DiskArbiter: dual diskette controller to single FDD pair off-bus adapter.

Richard Thwaites, December 2011.

Purpose:

Maintainers and restorers of 8-bit and 16-bit systems may have systems that rely wholly on floppy disk drives for storage and have limited capabilities to connect with other systems. 8inch and 5 1/4inch drives have no standard diskette configuration and even nominally compatible disks may not read well in a target system. This hinders exchange of data between systems by disk transfer. However, the 34-pin Shugart-style hardware connection to physical disk drives is closely compatible across most systems regardless of diskette configuration or format.

DiskArbiter provides an additional standard 34-pin FDD header on a system hosting working Shugart-standard drives, or on a standalone disk drive cabinet. A second controller (eg a standard PC/AT floppy drive cable) can be plugged into that header on the outside of the case. Both the "host" controller ( eg S100, Tandy, any legacy system or drive expansion unit) and the "guest" system ( eg PC) can be attached to the pair of drives AT THE SAME TIME, enabling transfer of files to and from diskette and any other storage on the guest system.

My motive to build this adapter was the ability to quickly and easily access software on the vast Walnut Creek CDRom Archive and the like, hosted on a modern PC, and making files available to my S100 system running only 360K 5.25" floppies in a unique format.

Functional description:

DiskArbiter ensures that only one of the two controllers has access to the diskette system at any given moment. When a controller initiates a disk access instruction, the MOTOR ON signal (MON= pin16) tells the drive logic to start the drive motors. So long as a drive motor is running, MON is held low by the drive logic. While MON from one controller is active, the other controller attempting access will detect a DISK NOT READY state. The BIOS managing that second controller will hold the disk access instruction in a retry loop. When MON times out at the end of an access procedure and the signal goes high, the second controller will regain access to the drives and will proceed with its instruction.

The guest machine must have a BIOS capable of addressing the type of drive that is connected to DiskArbiter, and the guest system must be running software capable of addressing the format of the diskette(s) in the host system. Dave Dunfield’s ImageDisk, and the 22Disk utility have both been tested to work reliably for the prototype system. Other multi-format diskette programs should also work because DiskArbiter is transparent to BIOS.

Logical description

The schematic shows how DiskArbiter is based on the tri-state logic of the 74LS244 chip. When Controller A sends the MOTOR ON (MON) signal through P1 to initiate access to drive A or B, that signal is also passed through a 7404 inverter to switch off all the output gates associated with P2 (Controller B). The internal logic of the drives holds that MON signal active (LOW), through P3, for as long as necessary to complete the current instructions from Controller A. When MON times out and goes off (HIGH), then Controller B may access the drives, in which case the MON signal from P2 goes low, and all gates buffering Controller A are blocked.
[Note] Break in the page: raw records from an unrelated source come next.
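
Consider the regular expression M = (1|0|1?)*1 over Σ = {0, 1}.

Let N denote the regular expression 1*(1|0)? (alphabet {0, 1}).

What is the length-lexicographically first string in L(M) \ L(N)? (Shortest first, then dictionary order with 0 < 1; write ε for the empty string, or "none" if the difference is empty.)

01

The string 01 is accepted by M but not by N.
No shorter string lies in the difference, and 01 is the lexicographically first length-2 string in L(M) \ L(N).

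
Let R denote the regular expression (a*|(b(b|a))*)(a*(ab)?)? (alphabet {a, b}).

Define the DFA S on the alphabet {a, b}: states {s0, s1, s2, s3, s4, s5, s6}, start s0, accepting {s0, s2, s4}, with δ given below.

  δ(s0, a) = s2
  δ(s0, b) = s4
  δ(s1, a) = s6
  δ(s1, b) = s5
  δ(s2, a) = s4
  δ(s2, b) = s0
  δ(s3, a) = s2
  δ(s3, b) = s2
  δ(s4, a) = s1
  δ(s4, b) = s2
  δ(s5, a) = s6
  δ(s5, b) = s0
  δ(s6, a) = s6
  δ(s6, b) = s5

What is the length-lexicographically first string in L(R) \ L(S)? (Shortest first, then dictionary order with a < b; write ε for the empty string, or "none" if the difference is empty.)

The string ba is accepted by R but not by S.
No shorter string lies in the difference, and ba is the lexicographically first length-2 string in L(R) \ L(S).

ba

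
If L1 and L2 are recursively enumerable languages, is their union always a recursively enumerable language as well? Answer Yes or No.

Simulate recognisers for L₁ and L₂ in parallel, alternating one step of each, and accept as soon as either accepts.
So the recursively enumerable languages are closed under union.

Yes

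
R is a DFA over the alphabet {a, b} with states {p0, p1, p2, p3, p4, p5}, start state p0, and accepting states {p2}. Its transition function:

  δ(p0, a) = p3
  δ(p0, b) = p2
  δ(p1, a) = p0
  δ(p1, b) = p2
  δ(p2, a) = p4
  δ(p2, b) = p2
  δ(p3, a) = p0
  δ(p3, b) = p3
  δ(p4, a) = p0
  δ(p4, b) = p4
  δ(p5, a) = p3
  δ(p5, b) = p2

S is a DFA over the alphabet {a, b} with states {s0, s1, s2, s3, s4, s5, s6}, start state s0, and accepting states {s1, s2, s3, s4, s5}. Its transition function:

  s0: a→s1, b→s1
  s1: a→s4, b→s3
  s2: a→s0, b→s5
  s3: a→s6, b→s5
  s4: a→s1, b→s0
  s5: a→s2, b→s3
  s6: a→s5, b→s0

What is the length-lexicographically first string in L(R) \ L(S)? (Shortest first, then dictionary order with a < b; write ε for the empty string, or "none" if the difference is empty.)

The string aab is accepted by R but not by S.
No shorter string lies in the difference, and aab is the lexicographically first length-3 string in L(R) \ L(S).

aab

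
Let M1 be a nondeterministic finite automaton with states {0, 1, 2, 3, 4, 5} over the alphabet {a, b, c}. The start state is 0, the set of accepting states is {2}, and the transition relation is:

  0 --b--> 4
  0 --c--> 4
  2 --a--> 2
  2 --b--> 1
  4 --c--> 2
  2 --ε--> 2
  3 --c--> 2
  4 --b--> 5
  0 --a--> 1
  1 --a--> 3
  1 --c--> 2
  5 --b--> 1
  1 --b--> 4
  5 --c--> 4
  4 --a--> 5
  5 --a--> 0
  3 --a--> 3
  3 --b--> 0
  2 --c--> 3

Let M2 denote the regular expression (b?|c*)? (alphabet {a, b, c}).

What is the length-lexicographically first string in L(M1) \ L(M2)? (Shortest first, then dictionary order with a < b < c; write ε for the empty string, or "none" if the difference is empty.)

The string ac is accepted by M1 but not by M2.
No shorter string lies in the difference, and ac is the lexicographically first length-2 string in L(M1) \ L(M2).

ac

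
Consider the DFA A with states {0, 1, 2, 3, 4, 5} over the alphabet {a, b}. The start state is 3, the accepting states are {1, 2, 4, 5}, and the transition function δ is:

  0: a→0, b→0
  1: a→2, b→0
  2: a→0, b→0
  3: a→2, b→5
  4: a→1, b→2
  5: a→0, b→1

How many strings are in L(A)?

4

The useful subgraph on states {1, 2, 3, 5} is acyclic, so L(A) is finite; the longest accepting path visits 4 useful states, giving maximum string length 3.
Counting accepting paths from 3 by length: 2 of length 1, 1 of length 2, 1 of length 3. Total 4.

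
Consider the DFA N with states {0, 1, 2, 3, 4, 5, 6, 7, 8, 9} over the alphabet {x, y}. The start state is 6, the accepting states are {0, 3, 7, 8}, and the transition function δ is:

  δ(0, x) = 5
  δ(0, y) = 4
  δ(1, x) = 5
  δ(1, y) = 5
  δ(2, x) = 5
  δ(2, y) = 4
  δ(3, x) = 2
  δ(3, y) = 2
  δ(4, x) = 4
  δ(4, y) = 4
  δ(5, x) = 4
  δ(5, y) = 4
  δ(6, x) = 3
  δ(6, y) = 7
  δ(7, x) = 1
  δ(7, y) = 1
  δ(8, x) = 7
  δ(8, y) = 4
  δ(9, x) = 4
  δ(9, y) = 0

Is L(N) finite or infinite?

finite

The useful states (reachable from 6 and able to reach an accepting state) are {3, 6, 7}.
Restricted to these states the transition graph has no cycle, so every accepting path has bounded length and L is finite.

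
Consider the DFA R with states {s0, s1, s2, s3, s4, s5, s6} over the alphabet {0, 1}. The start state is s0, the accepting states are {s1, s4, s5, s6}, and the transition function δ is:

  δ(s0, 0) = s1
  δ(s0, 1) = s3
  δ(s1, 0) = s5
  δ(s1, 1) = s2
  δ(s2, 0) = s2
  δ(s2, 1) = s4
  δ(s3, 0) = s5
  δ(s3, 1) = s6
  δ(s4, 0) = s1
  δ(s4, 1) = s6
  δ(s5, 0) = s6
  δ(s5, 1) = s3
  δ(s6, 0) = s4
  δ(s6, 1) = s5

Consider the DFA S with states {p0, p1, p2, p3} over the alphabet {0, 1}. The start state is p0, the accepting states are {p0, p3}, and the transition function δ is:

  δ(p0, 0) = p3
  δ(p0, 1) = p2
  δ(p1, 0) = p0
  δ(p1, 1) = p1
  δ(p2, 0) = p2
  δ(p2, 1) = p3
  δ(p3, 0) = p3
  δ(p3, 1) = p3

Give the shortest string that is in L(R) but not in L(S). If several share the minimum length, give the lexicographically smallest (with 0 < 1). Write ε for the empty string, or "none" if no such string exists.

The string 10 is accepted by R but not by S.
No shorter string lies in the difference, and 10 is the lexicographically first length-2 string in L(R) \ L(S).

10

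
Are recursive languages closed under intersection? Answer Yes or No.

Run both deciders on the input and accept iff both accept; the combined machine always halts.
So the recursive languages are closed under intersection.

Yes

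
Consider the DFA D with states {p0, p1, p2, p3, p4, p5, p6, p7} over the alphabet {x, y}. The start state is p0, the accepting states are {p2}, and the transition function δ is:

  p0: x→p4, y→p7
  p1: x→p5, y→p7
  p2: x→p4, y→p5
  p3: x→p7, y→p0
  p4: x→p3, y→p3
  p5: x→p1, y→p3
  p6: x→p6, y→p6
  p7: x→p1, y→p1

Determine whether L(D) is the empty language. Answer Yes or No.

Yes

The states reachable from the start state are {p0, p1, p3, p4, p5, p7}.
None of the accepting states {p2} is reachable, so no string is accepted and L(D) = ∅.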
The 74LS244 provides 2 x Output Enable pins, 1 and 19. Each controls the output of 4 gates. A TTL high on those pins blocks (“tri-states”) the output of the relevant gates. This conveniently allows for 8 signals from each controller (P1 and P2) and 4 signals from the FDD (P3) to be selectively blocked using 3 x 74LS244 chips and 1 x 74LS04 inverter.

Configuration

My prototype schematic configures the guest input P2 for a standard AT cable without the "twist". If preferred, P2 could be wired to exchange pins 12 and 14 to represent a "twist" header, could be wired as a second Shugart-standard controller identical to P1.

If the adapter was to be used for some reason only with AT-standard controllers, then P1 should be wired the same way as P2.

If more flexible assignments are required, pins 10,12,14 and 16 could be routed through a few DIP switches for congfiguration, but that is beyond my current or anticipated requirement.

Illustrations in this Directory

The first shows the DiskArbiter board in the first slot of my S100 bus, with the system FDC card next to it. The 34-pin cable from the pair of drives goes to the lower header (P3) in the middle of the DiskArbiter board, and the top center header (P1) links DiskArbiter to the host FDC. The top left header (P2) is extended to the external header on the rear of the cabinet.

The second picture shows the connection of a guest (PC) to the external FDD header on the rear of the host (S100) cabinet.

Third is the "ratsnest" view of the solder side of the card. To help with visual tracing, I pulled individual strands from rainbow-style 16-way flat cable. Color assignments. Are not systematic but generally same color will follow a signal end to end via the IC gates. The VCC and power GND busses are on the component side of the board, except for the pullup circuit (5v through 180 Resistors) that is needed for every input line of the adapter.

Fourth is an example of how KiCad can be used to test the wiring complexity of a project at the prototype stage. Components can be moved around on a virtual PCB with the connections all visible and animated. This helped me position components most conveniently for the type of construction – in this case, point-to-point soldering.